Determining how the value of ∆Grxn°change

d) The reaction equilibrium constant K would not change if the colors were changed to purple (for$H_2$ ) and blue (for $I_2$):

As a result, the component concentrations would be altered.

- For the$H_2$ (purple),

$$\begin{gathered} \left[H_2\right]=\frac{2\times 0.010mol}{1L} \\ \left[H_2\right]=0.020M \end{gathered}$$

- For the$I_2$ (blue),

$$\begin{gathered} \left[I_2\right]=\frac{1\times 0.010mol}{1L} \\ \left[I_2\right]=0.010M \end{gathered}$$

• The concentration of HI (blue-purple) remains constant.
• Last but not least, $K_{c_2}$can be recalculated.

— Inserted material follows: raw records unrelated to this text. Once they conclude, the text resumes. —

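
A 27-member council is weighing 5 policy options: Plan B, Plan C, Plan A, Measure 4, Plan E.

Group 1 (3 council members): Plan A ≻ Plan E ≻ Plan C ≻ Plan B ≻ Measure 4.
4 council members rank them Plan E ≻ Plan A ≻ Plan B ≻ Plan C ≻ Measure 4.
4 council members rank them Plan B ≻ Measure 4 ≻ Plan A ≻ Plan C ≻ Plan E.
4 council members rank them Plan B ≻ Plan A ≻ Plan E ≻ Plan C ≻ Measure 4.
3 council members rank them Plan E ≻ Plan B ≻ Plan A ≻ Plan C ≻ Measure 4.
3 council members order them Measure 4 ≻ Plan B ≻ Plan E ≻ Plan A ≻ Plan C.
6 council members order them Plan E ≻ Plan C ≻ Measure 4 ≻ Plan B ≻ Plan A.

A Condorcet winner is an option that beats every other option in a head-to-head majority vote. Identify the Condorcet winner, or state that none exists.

Head-to-head results (27 council members):
Plan B vs Plan C: Plan B wins 18–9.
Plan B vs Plan A: Plan B wins 20–7.
Plan B vs Measure 4: Plan B wins 18–9.
Plan B vs Plan E: Plan E wins 16–11.
Plan C vs Plan A: Plan A, 21–6.
Plan C vs Measure 4: 20 to 7, Plan C.
Plan C vs Plan E: 4 for Plan C, 23 for Plan E — Plan E by 23–4.
Plan A vs Measure 4: Plan A preferred on 3+4+4+3 = 14 ballots; Plan A wins 14–13.
Plan A vs Plan E: Plan E wins 16–11.
Measure 4 vs Plan E: 7 to 20, Plan E.
Plan E defeats every rival head-to-head and is the Condorcet winner.

Plan E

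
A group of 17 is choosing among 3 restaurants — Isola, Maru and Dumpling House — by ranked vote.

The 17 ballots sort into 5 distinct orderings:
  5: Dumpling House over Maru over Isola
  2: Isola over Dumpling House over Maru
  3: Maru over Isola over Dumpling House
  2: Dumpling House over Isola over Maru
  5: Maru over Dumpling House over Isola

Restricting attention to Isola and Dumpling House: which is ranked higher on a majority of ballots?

Dumpling House

Ballots ranking Isola above Dumpling House: 2 + 3 = 5.
Ballots ranking Dumpling House above Isola: 17 − 5 = 12.
Dumpling House wins the head-to-head 12–5.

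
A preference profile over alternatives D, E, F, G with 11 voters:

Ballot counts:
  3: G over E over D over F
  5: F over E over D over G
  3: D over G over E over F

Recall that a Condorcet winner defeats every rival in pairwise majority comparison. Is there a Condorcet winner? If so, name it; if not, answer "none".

none

Check each pair by majority over 11 ballots:
D–E: E 8–3.
D vs F: D wins 6–5.
D–G: D 8–3.
E vs F: E wins 6–5.
E–G: G 6–5.
F vs G: G, 6–5.
No alternative is unbeaten: D loses to E; E loses to G; F loses to D; G loses to D. In particular D > G > E > D is a majority cycle — no Condorcet winner exists.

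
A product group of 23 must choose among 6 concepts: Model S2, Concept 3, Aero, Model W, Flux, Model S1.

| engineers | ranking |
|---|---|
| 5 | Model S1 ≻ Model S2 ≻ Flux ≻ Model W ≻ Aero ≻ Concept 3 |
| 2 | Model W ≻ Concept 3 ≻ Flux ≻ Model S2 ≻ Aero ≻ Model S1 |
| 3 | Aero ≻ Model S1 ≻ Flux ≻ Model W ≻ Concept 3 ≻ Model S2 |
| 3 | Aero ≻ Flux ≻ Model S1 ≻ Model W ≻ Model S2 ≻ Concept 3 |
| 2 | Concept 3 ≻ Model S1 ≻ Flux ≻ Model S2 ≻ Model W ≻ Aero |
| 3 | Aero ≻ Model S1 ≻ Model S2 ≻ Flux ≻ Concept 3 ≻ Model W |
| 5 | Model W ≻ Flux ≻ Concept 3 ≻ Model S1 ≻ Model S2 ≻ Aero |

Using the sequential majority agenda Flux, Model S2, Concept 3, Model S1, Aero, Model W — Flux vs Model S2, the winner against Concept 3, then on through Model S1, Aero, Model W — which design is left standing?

Model S1

Round 1: Flux vs Model S2 — 15–8, Flux advances.
Round 2: Flux vs Concept 3 — 19–4, Flux advances.
Round 3: Flux vs Model S1 — 10–13, Model S1 advances.
Round 4: Model S1 vs Aero — 12–11, Model S1 advances.
Round 5: Model S1 vs Model W — 16–7, Model S1 advances.
The agenda winner is Model S1.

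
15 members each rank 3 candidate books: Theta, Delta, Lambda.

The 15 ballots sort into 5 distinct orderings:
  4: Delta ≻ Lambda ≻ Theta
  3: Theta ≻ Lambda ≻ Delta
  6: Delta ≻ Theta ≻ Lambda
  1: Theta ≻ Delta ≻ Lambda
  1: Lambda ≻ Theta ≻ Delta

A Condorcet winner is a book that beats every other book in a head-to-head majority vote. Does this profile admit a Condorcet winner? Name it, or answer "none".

Check each pair by majority over 15 ballots:
Theta vs Delta: 3+1+1 = 5 for Theta, 10 for Delta — Delta by 10–5.
Theta vs Lambda: Theta preferred on 3+6+1 = 10 ballots; Theta wins 10–5.
Delta vs Lambda: 11 to 4, Delta.
Only Delta has no losses; Delta is the Condorcet winner.

Delta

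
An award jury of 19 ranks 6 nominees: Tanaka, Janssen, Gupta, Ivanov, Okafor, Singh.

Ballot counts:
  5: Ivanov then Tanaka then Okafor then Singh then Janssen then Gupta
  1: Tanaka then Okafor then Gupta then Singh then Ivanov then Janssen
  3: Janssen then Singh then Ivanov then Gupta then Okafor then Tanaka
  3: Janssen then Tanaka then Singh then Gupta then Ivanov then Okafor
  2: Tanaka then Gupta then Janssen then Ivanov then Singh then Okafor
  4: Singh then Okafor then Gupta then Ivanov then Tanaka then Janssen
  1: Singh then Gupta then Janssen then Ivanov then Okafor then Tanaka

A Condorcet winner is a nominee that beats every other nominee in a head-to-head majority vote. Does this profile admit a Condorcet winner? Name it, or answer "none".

Check each pair by majority over 19 ballots:
Tanaka vs Janssen: 12 to 7, Tanaka.
Tanaka vs Gupta: 11 to 8, Tanaka.
Tanaka–Ivanov: Ivanov 13–6.
Tanaka vs Okafor: 11 to 8, Tanaka.
Tanaka–Singh: Tanaka 11–8.
Janssen vs Gupta: Janssen is ranked higher on 5+3+3 = 11 ballots, Gupta on 8. Janssen wins 11–8.
Janssen vs Ivanov: 9 to 10, Ivanov.
Janssen vs Okafor: Okafor, 10–9.
Janssen vs Singh: Janssen preferred on 3+3+2 = 8 ballots; Singh wins 11–8.
Gupta vs Ivanov: Gupta, 11–8.
Gupta vs Okafor: 9 to 10, Okafor.
Gupta vs Singh: 3 to 16, Singh.
Ivanov vs Okafor: Ivanov is ranked higher on 5+3+3+2+1 = 14 ballots, Okafor on 5. Ivanov wins 14–5.
Ivanov vs Singh: 5+2 = 7 for Ivanov, 12 for Singh — Singh by 12–7.
Okafor–Singh: Singh 13–6.
Every nominee loses at least once (Tanaka loses to Ivanov; Janssen loses to Tanaka; Gupta loses to Tanaka; Ivanov loses to Gupta; Okafor loses to Tanaka; Singh loses to Tanaka). The majority relation contains the cycle Tanaka > Gupta > Ivanov > Tanaka, so there is no Condorcet winner.

none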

$$\begin{gathered} {\text{K}}_{\text{c,2}}\text{=}\frac{{\text{[HI]}}^{\text{2}}}{\left[{\text{H}}_{\text{2}}\right]\left[{\text{I}}_{\text{2}}\right]}\text{=}\frac{{\text{[0.10M]}}^{\text{2}}}{\text{[0.020M][0.010M]}} \\ {\text{K}}_{\text{c,2}}\text{= 50} \end{gathered}$$

• As previously stated, $K_c$the would not alter. As a result, the Gibb's energy would be unaffected.